Imola. In via Cavour partiranno da lunedì 21 giugno, per terminare entro il mese di ottobre salvo inconvenienti, i lavori di Hera per l’estensione della rete di teleriscaldamento cittadina al servizio di palazzo Calderini (in via Cavour 84), richiesta dal Comune di Imola. Complessivamente saranno posati circa 350 metri di condotta, a partire dalle scuole Carducci già allacciate al teleriscaldamento, per collegare un palazzo storico del centro che si aggiungerà ad altri edifici “simbolo” della città già teleriscaldati, tra questi, oltre alle Carducci già citate, ci sono l’Ospedale Vecchio e Nuovo, la piscina comunale e il Palazzetto dello sport, il Teatro Comunale, il Municipio, il Duomo e alcune chiese, il Teatro Osservanza, il Convento dei Cappuccini, la Comet, il centro Leonardo e diversi istituti scolastici.

“Questi lavori sono in sintonia con il nostro programma che intende riportare gli uffici di enti e dell’Amministrazione in centro storico, migliorare i consumi anche dei luoghi pubblici sia per una questione di sostenibilità che di risparmio negli anni per i conti pubblici, offrendo contemporaneamente un servizio ad altri soggetti che potranno beneficiare di quest’opera per collegarsi alla rete del teleriscaldamento fino ad ora non possibile a causa dei costi che avrebbero dovuto sostenere. Con Hera stiamo cercando di accordarci anche per la partenza di un secondo cantiere con l’obiettivo di portare il teleriscaldamento al Borghetto”, spiega l’assessore al Centro storico, Sviluppo Economico e Lavori Pubblici, Pierangelo Raffini.

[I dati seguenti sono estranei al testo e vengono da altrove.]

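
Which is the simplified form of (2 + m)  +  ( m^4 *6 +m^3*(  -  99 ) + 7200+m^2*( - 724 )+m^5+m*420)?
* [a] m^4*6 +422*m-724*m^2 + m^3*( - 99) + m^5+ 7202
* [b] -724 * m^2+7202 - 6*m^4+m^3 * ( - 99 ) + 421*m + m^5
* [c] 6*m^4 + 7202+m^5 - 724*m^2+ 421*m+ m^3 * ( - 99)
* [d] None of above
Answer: c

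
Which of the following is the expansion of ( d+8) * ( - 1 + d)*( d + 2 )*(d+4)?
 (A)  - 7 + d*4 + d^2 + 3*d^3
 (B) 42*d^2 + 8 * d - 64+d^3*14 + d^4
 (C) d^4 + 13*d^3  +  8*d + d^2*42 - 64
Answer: C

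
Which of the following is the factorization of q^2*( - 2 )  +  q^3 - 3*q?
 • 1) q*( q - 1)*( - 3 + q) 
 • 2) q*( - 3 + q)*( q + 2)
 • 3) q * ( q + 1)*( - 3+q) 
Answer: 3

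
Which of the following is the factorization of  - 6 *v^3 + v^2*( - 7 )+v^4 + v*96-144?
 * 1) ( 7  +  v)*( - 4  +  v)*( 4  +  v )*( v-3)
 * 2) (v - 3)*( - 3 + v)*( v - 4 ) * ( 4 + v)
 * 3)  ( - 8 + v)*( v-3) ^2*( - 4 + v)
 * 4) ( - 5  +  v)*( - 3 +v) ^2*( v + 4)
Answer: 2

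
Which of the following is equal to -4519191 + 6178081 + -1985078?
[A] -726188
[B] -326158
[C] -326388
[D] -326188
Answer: D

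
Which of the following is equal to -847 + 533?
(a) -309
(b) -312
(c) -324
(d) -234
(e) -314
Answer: e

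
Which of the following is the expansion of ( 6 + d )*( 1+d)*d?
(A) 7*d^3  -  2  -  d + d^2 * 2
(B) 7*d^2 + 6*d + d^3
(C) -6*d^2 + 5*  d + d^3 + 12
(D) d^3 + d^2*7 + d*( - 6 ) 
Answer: B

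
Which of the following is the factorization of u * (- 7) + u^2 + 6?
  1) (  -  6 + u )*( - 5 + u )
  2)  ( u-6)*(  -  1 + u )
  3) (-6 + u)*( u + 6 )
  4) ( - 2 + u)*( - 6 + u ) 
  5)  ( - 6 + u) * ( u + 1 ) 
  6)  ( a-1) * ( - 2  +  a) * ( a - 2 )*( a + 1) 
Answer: 2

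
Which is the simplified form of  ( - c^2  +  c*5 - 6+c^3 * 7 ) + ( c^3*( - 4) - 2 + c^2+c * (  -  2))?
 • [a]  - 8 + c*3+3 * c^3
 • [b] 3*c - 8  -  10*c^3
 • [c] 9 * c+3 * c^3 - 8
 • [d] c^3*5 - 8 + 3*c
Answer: a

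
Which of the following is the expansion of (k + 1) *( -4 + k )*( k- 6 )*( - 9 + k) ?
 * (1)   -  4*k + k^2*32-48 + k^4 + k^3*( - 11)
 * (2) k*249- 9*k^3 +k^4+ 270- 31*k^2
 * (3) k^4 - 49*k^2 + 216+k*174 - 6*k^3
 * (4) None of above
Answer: 4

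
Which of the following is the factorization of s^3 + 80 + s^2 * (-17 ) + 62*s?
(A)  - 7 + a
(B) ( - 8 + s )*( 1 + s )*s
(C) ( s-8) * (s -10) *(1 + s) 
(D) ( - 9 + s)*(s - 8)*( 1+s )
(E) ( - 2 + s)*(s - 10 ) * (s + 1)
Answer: C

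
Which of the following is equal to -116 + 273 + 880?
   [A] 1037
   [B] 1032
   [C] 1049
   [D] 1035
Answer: A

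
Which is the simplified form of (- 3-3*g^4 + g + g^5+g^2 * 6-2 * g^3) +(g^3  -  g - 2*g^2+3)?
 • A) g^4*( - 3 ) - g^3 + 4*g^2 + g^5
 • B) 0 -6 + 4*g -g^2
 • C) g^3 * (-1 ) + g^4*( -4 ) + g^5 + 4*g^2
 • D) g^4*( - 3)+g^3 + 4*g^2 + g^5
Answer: A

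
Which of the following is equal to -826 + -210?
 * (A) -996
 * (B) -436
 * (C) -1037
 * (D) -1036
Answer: D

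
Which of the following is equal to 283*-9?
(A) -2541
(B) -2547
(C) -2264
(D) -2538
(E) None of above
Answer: B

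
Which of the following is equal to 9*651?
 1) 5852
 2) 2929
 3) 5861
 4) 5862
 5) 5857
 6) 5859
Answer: 6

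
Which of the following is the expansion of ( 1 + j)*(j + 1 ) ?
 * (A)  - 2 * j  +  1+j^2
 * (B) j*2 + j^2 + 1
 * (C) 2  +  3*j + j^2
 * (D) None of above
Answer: B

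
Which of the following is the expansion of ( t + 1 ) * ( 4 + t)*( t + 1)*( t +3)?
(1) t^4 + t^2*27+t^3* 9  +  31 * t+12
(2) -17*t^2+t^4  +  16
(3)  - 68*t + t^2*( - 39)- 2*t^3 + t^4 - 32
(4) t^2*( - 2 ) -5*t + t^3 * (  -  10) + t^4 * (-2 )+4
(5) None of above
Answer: 1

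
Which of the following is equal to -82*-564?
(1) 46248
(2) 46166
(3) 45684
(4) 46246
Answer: 1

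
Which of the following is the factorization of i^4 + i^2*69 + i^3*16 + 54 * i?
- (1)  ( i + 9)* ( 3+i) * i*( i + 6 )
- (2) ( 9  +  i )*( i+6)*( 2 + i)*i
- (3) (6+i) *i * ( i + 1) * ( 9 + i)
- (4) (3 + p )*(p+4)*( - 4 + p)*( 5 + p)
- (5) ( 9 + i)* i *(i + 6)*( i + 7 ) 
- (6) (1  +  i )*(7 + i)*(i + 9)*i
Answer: 3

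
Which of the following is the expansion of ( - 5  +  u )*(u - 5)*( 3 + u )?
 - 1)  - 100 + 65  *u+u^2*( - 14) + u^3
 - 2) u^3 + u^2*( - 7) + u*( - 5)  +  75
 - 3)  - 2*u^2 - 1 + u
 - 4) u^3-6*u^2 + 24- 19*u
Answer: 2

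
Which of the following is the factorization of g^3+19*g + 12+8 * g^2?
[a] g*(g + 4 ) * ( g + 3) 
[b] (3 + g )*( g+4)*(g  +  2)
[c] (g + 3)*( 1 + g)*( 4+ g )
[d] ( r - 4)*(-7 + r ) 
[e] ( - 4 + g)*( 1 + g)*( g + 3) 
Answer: c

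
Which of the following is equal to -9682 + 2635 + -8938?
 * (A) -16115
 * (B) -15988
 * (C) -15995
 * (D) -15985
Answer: D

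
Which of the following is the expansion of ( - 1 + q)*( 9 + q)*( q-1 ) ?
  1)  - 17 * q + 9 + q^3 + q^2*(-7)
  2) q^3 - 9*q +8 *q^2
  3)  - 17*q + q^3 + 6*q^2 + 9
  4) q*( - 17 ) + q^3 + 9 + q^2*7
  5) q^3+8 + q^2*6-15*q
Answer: 4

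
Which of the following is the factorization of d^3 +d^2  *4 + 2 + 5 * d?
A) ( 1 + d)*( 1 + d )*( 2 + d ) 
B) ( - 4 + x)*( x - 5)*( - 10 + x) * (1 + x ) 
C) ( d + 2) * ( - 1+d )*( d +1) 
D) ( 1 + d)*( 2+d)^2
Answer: A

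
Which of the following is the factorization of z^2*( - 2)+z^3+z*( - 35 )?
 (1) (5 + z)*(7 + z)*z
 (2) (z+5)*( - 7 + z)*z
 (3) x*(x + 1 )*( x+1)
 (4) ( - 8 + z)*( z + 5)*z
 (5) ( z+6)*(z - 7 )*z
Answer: 2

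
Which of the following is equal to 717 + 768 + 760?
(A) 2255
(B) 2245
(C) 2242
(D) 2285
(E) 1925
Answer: B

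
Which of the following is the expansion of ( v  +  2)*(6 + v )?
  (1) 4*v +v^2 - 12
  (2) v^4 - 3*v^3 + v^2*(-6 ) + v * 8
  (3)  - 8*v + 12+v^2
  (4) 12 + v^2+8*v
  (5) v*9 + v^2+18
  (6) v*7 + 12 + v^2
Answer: 4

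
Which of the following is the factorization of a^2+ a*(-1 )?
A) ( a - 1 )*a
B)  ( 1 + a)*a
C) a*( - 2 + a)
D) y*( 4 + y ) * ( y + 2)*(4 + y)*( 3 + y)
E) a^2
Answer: A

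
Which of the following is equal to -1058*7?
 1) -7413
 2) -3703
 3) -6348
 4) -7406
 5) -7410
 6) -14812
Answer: 4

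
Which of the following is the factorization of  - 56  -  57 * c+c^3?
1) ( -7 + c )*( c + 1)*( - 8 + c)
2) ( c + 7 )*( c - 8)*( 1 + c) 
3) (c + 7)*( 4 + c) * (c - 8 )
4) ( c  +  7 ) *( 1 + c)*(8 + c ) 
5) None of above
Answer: 2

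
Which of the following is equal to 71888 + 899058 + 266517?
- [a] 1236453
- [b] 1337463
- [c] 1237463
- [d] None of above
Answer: c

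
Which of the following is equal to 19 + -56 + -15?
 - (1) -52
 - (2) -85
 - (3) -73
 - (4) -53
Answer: 1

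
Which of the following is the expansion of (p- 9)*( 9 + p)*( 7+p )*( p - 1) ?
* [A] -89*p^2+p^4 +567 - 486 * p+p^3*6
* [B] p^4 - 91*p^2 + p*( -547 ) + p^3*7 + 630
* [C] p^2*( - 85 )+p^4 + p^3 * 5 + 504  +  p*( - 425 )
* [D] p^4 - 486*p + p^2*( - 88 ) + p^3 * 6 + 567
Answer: D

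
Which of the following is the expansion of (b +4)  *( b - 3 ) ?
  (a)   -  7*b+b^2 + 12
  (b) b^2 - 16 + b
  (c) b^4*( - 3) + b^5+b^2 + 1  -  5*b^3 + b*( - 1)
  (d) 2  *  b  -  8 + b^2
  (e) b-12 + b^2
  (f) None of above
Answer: e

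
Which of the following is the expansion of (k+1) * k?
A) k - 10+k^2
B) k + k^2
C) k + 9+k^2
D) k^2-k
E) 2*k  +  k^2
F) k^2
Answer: B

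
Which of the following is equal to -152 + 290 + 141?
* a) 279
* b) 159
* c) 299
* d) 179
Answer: a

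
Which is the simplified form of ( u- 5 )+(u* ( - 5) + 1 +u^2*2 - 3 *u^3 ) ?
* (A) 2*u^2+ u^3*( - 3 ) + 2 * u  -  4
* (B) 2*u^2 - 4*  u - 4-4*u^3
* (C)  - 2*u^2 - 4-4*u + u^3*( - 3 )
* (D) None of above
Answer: D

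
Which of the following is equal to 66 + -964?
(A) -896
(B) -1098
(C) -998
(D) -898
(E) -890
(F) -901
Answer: D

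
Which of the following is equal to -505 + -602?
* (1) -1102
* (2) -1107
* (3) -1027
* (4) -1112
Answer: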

La scelta di allacciare un ulteriore stabile comunale, qual è appunto Palazzo Calderini, nasce dal beneficio ambientale importante che ne deriva: grazie alla sostituzione delle caldaie a combustione tradizionali con tecnologie all’avanguardia in tema di controllo e riduzione delle emissioni, l’utilizzo del teleriscaldamento apporta un significativo abbattimento di elementi inquinanti e climalteranti. Ad esempio, nel caso di Palazzo Calderini, i vantaggi ambientali annui derivanti dal passaggio al teleriscaldamento e calcolati sulla base del consumo medio di calore, possono essere stimati in 18 tonnellate in meno di petrolio consumate e 50 tonnellate evitate di anidride carbonica emessa, pari a quelle assorbite da quasi 500 alberi.

Lungo il percorso della nuova rete che sarà posata, potranno essere allacciati anche altri edifici che ne facciano richiesta.

Il cantiere procederà per fasi – Il cantiere procederà per fasi. La prima coinvolgerà via Cavour nel tratto compreso tra il civico 28 (intersezione con via Sacchi, all’altezza delle scuole Carducci) e l’incrocio con via Orsini; la seconda il tratto di via Cavour tra gli incroci con via Orsini e via Appia; la terza il tratto di via Cavour tra l’incrocio con via Appia e palazzo Calderini.